Few of his disciples came with religious training or leadership positions. Few had power or influence. Few would have been members of the local Rotary Club or the Ministerial Alliance.
He took his teachings outside the boundaries of institutional “correct” religion and places to the irreligious, religiously ignorant and to those who were not interested in religion at all. He went to people who were the least likely to go near a place of worship.
Instead of meetings in centers with public transportation, amenities and sound systems, Jesus often preached in the countryside. People had to come to him to hear his teachings. It took effort to hear him. They sweated under the sun and got hungry and thirsty. That means they had deep longings that were not being met by the Temple, Synagogue or other religious groups or gatherings. They sensed that Jesus offered something different from religion.
Rather than teaching from a distance only. He established relationships with “non-religious” people, people who were called sinners and those who were not accepted in the world of religion. He was condemned by the religious community for the type of people he was friends with. To those kinds of people, he made house calls. He made them friends before they became followers or changed. Their relationship with him brought change not through accepting a certain set of beliefs about him or becoming religious. Jesus never pushed religion or rules.

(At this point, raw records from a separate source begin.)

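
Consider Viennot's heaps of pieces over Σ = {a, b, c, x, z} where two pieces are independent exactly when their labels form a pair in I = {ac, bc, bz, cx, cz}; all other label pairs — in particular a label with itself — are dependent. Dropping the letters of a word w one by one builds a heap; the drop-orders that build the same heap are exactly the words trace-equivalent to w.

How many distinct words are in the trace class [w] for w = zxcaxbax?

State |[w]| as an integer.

0(z) covers ∅
1(x) covers 0:z
2(c) covers ∅
3(a) covers 1:x
4(x) covers 3:a
5(b) covers 4:x
6(a) covers 5:b
7(x) covers 6:a
floor of heap: 0:z, 2:c
completions by unplaced set U, small U first (add the entries for U minus each lowest piece of U):
  |U|=1: {2}:1  {7}:1
  |U|=2: {2,7}:2  {6,7}:1
  |U|=3: {2,6,7}:3  {5,6,7}:1
  |U|=4: {2,5,6,7}:4  {4,5,6,7}:1
  |U|=5: {2,4,5,6,7}:5  {3,4,5,6,7}:1
  |U|=6: {1,3,4,5,6,7}:1  {2,3,4,5,6,7}:6
  start at 0(z): 7
  start at 2(c): 1
sum over floor = 8

8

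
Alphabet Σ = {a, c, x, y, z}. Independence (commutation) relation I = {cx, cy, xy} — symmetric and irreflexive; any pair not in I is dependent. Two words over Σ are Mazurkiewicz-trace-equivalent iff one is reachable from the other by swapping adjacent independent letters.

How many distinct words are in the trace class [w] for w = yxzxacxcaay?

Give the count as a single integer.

6

drop 0:y onto floor
drop 1:x onto floor
drop 2:z onto {0:y, 1:x}
drop 3:x onto {2:z}
drop 4:a onto {3:x}
drop 5:c onto {4:a}
drop 6:x onto {4:a}
drop 7:c onto {5:c}
drop 8:a onto {6:x, 7:c}
drop 9:a onto {8:a}
drop 10:y onto {9:a}
ground layer = {0:y, 1:x}
drop-orders for the pieces not yet dropped (sum over which currently-grounded one goes next):
  1 to go: {10} 1
  2 to go: {9,10} 1
  3 to go: {8,9,10} 1
  4 to go: {6,8,9,10} 1  {7,8,9,10} 1
  5 to go: {5,7,8,9,10} 1  {6,7,8,9,10} 2
  6 to go: {5,6,7,8,9,10} 3
  7 to go: {4,5,6,7,8,9,10} 3
  8 to go: {3,4,5,6,7,8,9,10} 3
  9 to go: {2,3,4,5,6,7,8,9,10} 3
  if 0:y drops first: 3 orders
  if 1:x drops first: 3 orders
heap linearizations: 6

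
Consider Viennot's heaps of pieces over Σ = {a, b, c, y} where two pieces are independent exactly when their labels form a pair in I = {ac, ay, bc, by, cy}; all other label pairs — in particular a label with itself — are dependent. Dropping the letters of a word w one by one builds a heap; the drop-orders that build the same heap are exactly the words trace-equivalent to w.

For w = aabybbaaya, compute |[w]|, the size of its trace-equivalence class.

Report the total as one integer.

45

#0=a has no predecessor
#1=a depends on [0:a]
#2=b depends on [1:a]
#3=y has no predecessor
#4=b depends on [2:b]
#5=b depends on [4:b]
#6=a depends on [5:b]
#7=a depends on [6:a]
#8=y depends on [3:y]
#9=a depends on [7:a]
sources: [0:a, 3:y]
N(rest) = Σ N(rest − s) over sources s of rest; N(one piece) = 1:
  size 1 → [8]=1  [9]=1
  size 2 → [3,8]=1  [7,9]=1  [8,9]=2
  size 3 → [3,8,9]=3  [6,7,9]=1  [7,8,9]=3
  size 4 → [3,7,8,9]=6  [5,6,7,9]=1  [6,7,8,9]=4
  size 5 → [3,6,7,8,9]=10  [4,5,6,7,9]=1  [5,6,7,8,9]=5
  size 6 → [2,4,5,6,7,9]=1  [3,5,6,7,8,9]=15  [4,5,6,7,8,9]=6
  size 7 → [1,2,4,5,6,7,9]=1  [2,4,5,6,7,8,9]=7  [3,4,5,6,7,8,9]=21
  size 8 → [0,1,2,4,5,6,7,9]=1  [1,2,4,5,6,7,8,9]=8  [2,3,4,5,6,7,8,9]=28
  first=0(a) contributes 36
  first=3(y) contributes 9
|[w]| = 45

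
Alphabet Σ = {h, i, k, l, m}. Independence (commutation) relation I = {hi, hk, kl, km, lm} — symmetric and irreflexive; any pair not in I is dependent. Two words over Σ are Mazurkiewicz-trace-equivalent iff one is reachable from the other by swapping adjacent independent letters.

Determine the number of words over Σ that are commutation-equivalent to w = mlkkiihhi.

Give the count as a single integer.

162

drop 0:m onto floor
drop 1:l onto floor
drop 2:k onto floor
drop 3:k onto {2:k}
drop 4:i onto {0:m, 1:l, 3:k}
drop 5:i onto {4:i}
drop 6:h onto {0:m, 1:l}
drop 7:h onto {6:h}
drop 8:i onto {5:i}
ground layer = {0:m, 1:l, 2:k}
drop-orders for the pieces not yet dropped (sum over which currently-grounded one goes next):
  1 to go: {7} 1  {8} 1
  2 to go: {5,8} 1  {6,7} 1  {7,8} 2
  3 to go: {4,5,8} 1  {5,7,8} 3  {6,7,8} 3
  4 to go: {3,4,5,8} 1  {4,5,7,8} 4  {5,6,7,8} 6
  5 to go: {2,3,4,5,8} 1  {3,4,5,7,8} 5  {4,5,6,7,8} 10
  6 to go: {0,4,5,6,7,8} 10  {1,4,5,6,7,8} 10  {2,3,4,5,7,8} 6  {3,4,5,6,7,8} 15
  7 to go: {0,1,4,5,6,7,8} 20  {0,3,4,5,6,7,8} 25  {1,3,4,5,6,7,8} 25  {2,3,4,5,6,7,8} 21
  if 0:m drops first: 46 orders
  if 1:l drops first: 46 orders
  if 2:k drops first: 70 orders
heap linearizations: 162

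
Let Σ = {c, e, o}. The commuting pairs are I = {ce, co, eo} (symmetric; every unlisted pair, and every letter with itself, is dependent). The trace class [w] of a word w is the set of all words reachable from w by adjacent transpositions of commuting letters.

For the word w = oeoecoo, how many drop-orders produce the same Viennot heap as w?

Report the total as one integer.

105

0(o) covers ∅
1(e) covers ∅
2(o) covers 0:o
3(e) covers 1:e
4(c) covers ∅
5(o) covers 2:o
6(o) covers 5:o
floor of heap: 0:o, 1:e, 4:c
completions by unplaced set U, small U first (add the entries for U minus each lowest piece of U):
  |U|=1: {3}:1  {4}:1  {6}:1
  |U|=2: {1,3}:1  {3,4}:2  {3,6}:2  {4,6}:2  {5,6}:1
  |U|=3: {1,3,4}:3  {1,3,6}:3  {2,5,6}:1  {3,4,6}:6  {3,5,6}:3  {4,5,6}:3
  |U|=4: {0,2,5,6}:1  {1,3,4,6}:12  {1,3,5,6}:6  {2,3,5,6}:4  {2,4,5,6}:4  {3,4,5,6}:12
  |U|=5: {0,2,3,5,6}:5  {0,2,4,5,6}:5  {1,2,3,5,6}:10  {1,3,4,5,6}:30  {2,3,4,5,6}:20
  start at 0(o): 60
  start at 1(e): 30
  start at 4(c): 15
sum over floor = 105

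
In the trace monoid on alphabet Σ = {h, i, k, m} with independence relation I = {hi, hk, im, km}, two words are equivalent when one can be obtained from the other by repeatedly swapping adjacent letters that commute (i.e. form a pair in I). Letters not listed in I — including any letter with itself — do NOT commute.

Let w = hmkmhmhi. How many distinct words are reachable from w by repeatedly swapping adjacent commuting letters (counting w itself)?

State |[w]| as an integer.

0(h) covers ∅
1(m) covers 0:h
2(k) covers ∅
3(m) covers 1:m
4(h) covers 3:m
5(m) covers 4:h
6(h) covers 5:m
7(i) covers 2:k
floor of heap: 0:h, 2:k
completions by unplaced set U, small U first (add the entries for U minus each lowest piece of U):
  |U|=1: {6}:1  {7}:1
  |U|=2: {2,7}:1  {5,6}:1  {6,7}:2
  |U|=3: {2,6,7}:3  {4,5,6}:1  {5,6,7}:3
  |U|=4: {2,5,6,7}:6  {3,4,5,6}:1  {4,5,6,7}:4
  |U|=5: {1,3,4,5,6}:1  {2,4,5,6,7}:10  {3,4,5,6,7}:5
  |U|=6: {0,1,3,4,5,6}:1  {1,3,4,5,6,7}:6  {2,3,4,5,6,7}:15
  start at 0(h): 21
  start at 2(k): 7
sum over floor = 28

28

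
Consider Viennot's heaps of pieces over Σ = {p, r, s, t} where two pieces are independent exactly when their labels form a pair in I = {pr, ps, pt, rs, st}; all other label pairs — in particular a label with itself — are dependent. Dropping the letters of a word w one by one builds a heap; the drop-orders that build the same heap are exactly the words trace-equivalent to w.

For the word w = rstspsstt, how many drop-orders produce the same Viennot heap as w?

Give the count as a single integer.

630

#0=r has no predecessor
#1=s has no predecessor
#2=t depends on [0:r]
#3=s depends on [1:s]
#4=p has no predecessor
#5=s depends on [3:s]
#6=s depends on [5:s]
#7=t depends on [2:t]
#8=t depends on [7:t]
sources: [0:r, 1:s, 4:p]
N(rest) = Σ N(rest − s) over sources s of rest; N(one piece) = 1:
  size 1 → [4]=1  [6]=1  [8]=1
  size 2 → [4,6]=2  [4,8]=2  [5,6]=1  [6,8]=2  [7,8]=1
  size 3 → [2,7,8]=1  [3,5,6]=1  [4,5,6]=3  [4,6,8]=6  [4,7,8]=3  [5,6,8]=3  [6,7,8]=3
  size 4 → [0,2,7,8]=1  [1,3,5,6]=1  [2,4,7,8]=4  [2,6,7,8]=4  [3,4,5,6]=4  [3,5,6,8]=4  [4,5,6,8]=12  [4,6,7,8]=12  [5,6,7,8]=6
  size 5 → [0,2,4,7,8]=5  [0,2,6,7,8]=5  [1,3,4,5,6]=5  [1,3,5,6,8]=5  [2,4,6,7,8]=20  [2,5,6,7,8]=10  [3,4,5,6,8]=20  [3,5,6,7,8]=10  [4,5,6,7,8]=30
  size 6 → [0,2,4,6,7,8]=30  [0,2,5,6,7,8]=15  [1,3,4,5,6,8]=30  [1,3,5,6,7,8]=15  [2,3,5,6,7,8]=20  [2,4,5,6,7,8]=60  [3,4,5,6,7,8]=60
  size 7 → [0,2,3,5,6,7,8]=35  [0,2,4,5,6,7,8]=105  [1,2,3,5,6,7,8]=35  [1,3,4,5,6,7,8]=105  [2,3,4,5,6,7,8]=140
  first=0(r) contributes 280
  first=1(s) contributes 280
  first=4(p) contributes 70
|[w]| = 630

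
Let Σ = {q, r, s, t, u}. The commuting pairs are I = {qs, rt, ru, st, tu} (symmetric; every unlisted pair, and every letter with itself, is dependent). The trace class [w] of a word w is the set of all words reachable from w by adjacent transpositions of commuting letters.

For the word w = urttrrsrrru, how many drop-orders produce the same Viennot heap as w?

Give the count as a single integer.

880

0(u) covers ∅
1(r) covers ∅
2(t) covers ∅
3(t) covers 2:t
4(r) covers 1:r
5(r) covers 4:r
6(s) covers 0:u, 5:r
7(r) covers 6:s
8(r) covers 7:r
9(r) covers 8:r
10(u) covers 6:s
floor of heap: 0:u, 1:r, 2:t
completions by unplaced set U, small U first (add the entries for U minus each lowest piece of U):
  |U|=1: {3}:1  {9}:1  {10}:1
  |U|=2: {2,3}:1  {3,9}:2  {3,10}:2  {8,9}:1  {9,10}:2
  |U|=3: {2,3,9}:3  {2,3,10}:3  {3,8,9}:3  {3,9,10}:6  {7,8,9}:1  {8,9,10}:3
  |U|=4: {2,3,8,9}:6  {2,3,9,10}:12  {3,7,8,9}:4  {3,8,9,10}:12  {7,8,9,10}:4
  |U|=5: {2,3,7,8,9}:10  {2,3,8,9,10}:30  {3,7,8,9,10}:20  {6,7,8,9,10}:4
  |U|=6: {0,6,7,8,9,10}:4  {2,3,7,8,9,10}:60  {3,6,7,8,9,10}:24  {5,6,7,8,9,10}:4
  |U|=7: {0,3,6,7,8,9,10}:28  {0,5,6,7,8,9,10}:8  {2,3,6,7,8,9,10}:84  {3,5,6,7,8,9,10}:28  {4,5,6,7,8,9,10}:4
  |U|=8: {0,2,3,6,7,8,9,10}:112  {0,3,5,6,7,8,9,10}:64  {0,4,5,6,7,8,9,10}:12  {1,4,5,6,7,8,9,10}:4  {2,3,5,6,7,8,9,10}:112  {3,4,5,6,7,8,9,10}:32
  |U|=9: {0,1,4,5,6,7,8,9,10}:16  {0,2,3,5,6,7,8,9,10}:288  {0,3,4,5,6,7,8,9,10}:108  {1,3,4,5,6,7,8,9,10}:36  {2,3,4,5,6,7,8,9,10}:144
  start at 0(u): 180
  start at 1(r): 540
  start at 2(t): 160
sum over floor = 880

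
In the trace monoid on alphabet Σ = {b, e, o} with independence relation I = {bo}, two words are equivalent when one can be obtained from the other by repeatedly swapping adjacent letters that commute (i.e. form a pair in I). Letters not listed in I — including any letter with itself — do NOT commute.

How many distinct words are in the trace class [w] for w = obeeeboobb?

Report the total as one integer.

#0=o has no predecessor
#1=b has no predecessor
#2=e depends on [0:o, 1:b]
#3=e depends on [2:e]
#4=e depends on [3:e]
#5=b depends on [4:e]
#6=o depends on [4:e]
#7=o depends on [6:o]
#8=b depends on [5:b]
#9=b depends on [8:b]
sources: [0:o, 1:b]
N(rest) = Σ N(rest − s) over sources s of rest; N(one piece) = 1:
  size 1 → [7]=1  [9]=1
  size 2 → [6,7]=1  [7,9]=2  [8,9]=1
  size 3 → [5,8,9]=1  [6,7,9]=3  [7,8,9]=3
  size 4 → [5,7,8,9]=4  [6,7,8,9]=6
  size 5 → [5,6,7,8,9]=10
  size 6 → [4,5,6,7,8,9]=10
  size 7 → [3,4,5,6,7,8,9]=10
  size 8 → [2,3,4,5,6,7,8,9]=10
  first=0(o) contributes 10
  first=1(b) contributes 10
|[w]| = 20

20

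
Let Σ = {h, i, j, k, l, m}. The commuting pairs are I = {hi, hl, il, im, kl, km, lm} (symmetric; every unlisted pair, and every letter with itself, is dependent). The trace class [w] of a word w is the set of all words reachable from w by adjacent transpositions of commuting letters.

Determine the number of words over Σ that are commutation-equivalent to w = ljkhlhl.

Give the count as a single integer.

0(l) covers ∅
1(j) covers 0:l
2(k) covers 1:j
3(h) covers 2:k
4(l) covers 1:j
5(h) covers 3:h
6(l) covers 4:l
floor of heap: 0:l
completions by unplaced set U, small U first (add the entries for U minus each lowest piece of U):
  |U|=1: {5}:1  {6}:1
  |U|=2: {3,5}:1  {4,6}:1  {5,6}:2
  |U|=3: {2,3,5}:1  {3,5,6}:3  {4,5,6}:3
  |U|=4: {2,3,5,6}:4  {3,4,5,6}:6
  |U|=5: {2,3,4,5,6}:10
  start at 0(l): 10

10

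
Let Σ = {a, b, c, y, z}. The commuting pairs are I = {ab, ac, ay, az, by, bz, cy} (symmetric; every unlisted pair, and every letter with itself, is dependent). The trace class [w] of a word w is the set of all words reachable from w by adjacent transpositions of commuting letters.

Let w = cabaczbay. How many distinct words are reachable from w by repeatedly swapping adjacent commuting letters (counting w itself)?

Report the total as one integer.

252

piece 0:c — minimal
piece 1:a — minimal
piece 2:b rests on {0:c}
piece 3:a rests on {1:a}
piece 4:c rests on {2:b}
piece 5:z rests on {4:c}
piece 6:b rests on {4:c}
piece 7:a rests on {3:a}
piece 8:y rests on {5:z}
minimal pieces: {0:c, 1:a}
ways to finish when only these pieces remain (= sum over removing one remaining piece with nothing left below it):
  1 left: {6}→1  {7}→1  {8}→1
  2 left: {3,7}→1  {5,8}→1  {6,7}→2  {6,8}→2  {7,8}→2
  3 left: {1,3,7}→1  {3,6,7}→3  {3,7,8}→3  {5,6,8}→3  {5,7,8}→3  {6,7,8}→6
  4 left: {1,3,6,7}→4  {1,3,7,8}→4  {3,5,7,8}→6  {3,6,7,8}→12  {4,5,6,8}→3  {5,6,7,8}→12
  5 left: {1,3,5,7,8}→10  {1,3,6,7,8}→20  {2,4,5,6,8}→3  {3,5,6,7,8}→30  {4,5,6,7,8}→15
  6 left: {0,2,4,5,6,8}→3  {1,3,5,6,7,8}→60  {2,4,5,6,7,8}→18  {3,4,5,6,7,8}→45
  7 left: {0,2,4,5,6,7,8}→21  {1,3,4,5,6,7,8}→105  {2,3,4,5,6,7,8}→63
  placing 0:c first → 168 extensions
  placing 1:a first → 84 extensions
total linear extensions = 252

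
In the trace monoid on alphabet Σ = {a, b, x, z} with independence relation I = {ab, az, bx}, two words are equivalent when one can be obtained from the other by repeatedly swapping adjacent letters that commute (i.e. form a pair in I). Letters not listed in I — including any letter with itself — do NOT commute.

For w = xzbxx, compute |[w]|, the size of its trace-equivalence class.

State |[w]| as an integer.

piece 0:x — minimal
piece 1:z rests on {0:x}
piece 2:b rests on {1:z}
piece 3:x rests on {1:z}
piece 4:x rests on {3:x}
minimal pieces: {0:x}
ways to finish when only these pieces remain (= sum over removing one remaining piece with nothing left below it):
  1 left: {2}→1  {4}→1
  2 left: {2,4}→2  {3,4}→1
  3 left: {2,3,4}→3
  placing 0:x first → 3 extensions

3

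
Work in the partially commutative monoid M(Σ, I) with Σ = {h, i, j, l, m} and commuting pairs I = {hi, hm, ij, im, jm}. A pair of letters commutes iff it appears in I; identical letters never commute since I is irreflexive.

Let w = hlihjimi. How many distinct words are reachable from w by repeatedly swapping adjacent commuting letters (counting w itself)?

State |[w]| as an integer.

60

drop 0:h onto floor
drop 1:l onto {0:h}
drop 2:i onto {1:l}
drop 3:h onto {1:l}
drop 4:j onto {3:h}
drop 5:i onto {2:i}
drop 6:m onto {1:l}
drop 7:i onto {5:i}
ground layer = {0:h}
drop-orders for the pieces not yet dropped (sum over which currently-grounded one goes next):
  1 to go: {4} 1  {6} 1  {7} 1
  2 to go: {3,4} 1  {4,6} 2  {4,7} 2  {5,7} 1  {6,7} 2
  3 to go: {2,5,7} 1  {3,4,6} 3  {3,4,7} 3  {4,5,7} 3  {4,6,7} 6  {5,6,7} 3
  4 to go: {2,4,5,7} 4  {2,5,6,7} 4  {3,4,5,7} 6  {3,4,6,7} 12  {4,5,6,7} 12
  5 to go: {2,3,4,5,7} 10  {2,4,5,6,7} 20  {3,4,5,6,7} 30
  6 to go: {2,3,4,5,6,7} 60
  if 0:h drops first: 60 orders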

It was to these kinds of people that he said, “The Kingdom of God is near.”
What would our churches look like if we focused on the people Jesus focused on? If we chose his methods rather than our own? Would we be more comfortable with the Jerusalem crowd or the groups that followed Jesus? Who is near The Kingdom today that we don’t recognize?
There is a widespread interest in “spirituality” in the US. We discount it because it doesn’t follow “our path”. But it indicates that people are searching. Searching for inner peace. They have a hunger. They are looking. Maybe they represent the ones who went to the countryside to hear Jesus rather than to the Temple or Synagogue.
How many people do you know who are not Followers of Jesus or in your religious group? Often we are so busy with our church stuff, religious stuff and church friends that we do not have time for the non-religious. Jesus went out of his way to cultivate friendships with people like that. People rejected by the correct religious in-group.
People who through bad choices (the Samaritan woman who had 5 husbands and who was living with someone else at the time) had really screwed up their lives. The felon, the drug addict, the person covered in tattoos with orange spiked hair, The biker, the gay, the lesbian or cross-gender person. Those on the edge of our society. The person in a Hijab or who speaks another language. We often project anger at such people—after all they are not like us—rather than love. No wonder they don’t come to our churches. I know of some churches that pride themselves on making sure that such people would hear a sermon condemning them and looks equally condemning that communicated, “What are YOU doing HERE?”
Jesus drew people to him who were in parallel situations in his culture.
Maybe what we are offering is different from what Jesus offered? Maybe we are offering Church and Religion and not a satisfying relationship with Jesus within a loving and accepting group of sinners. Maybe that is all we have to offer?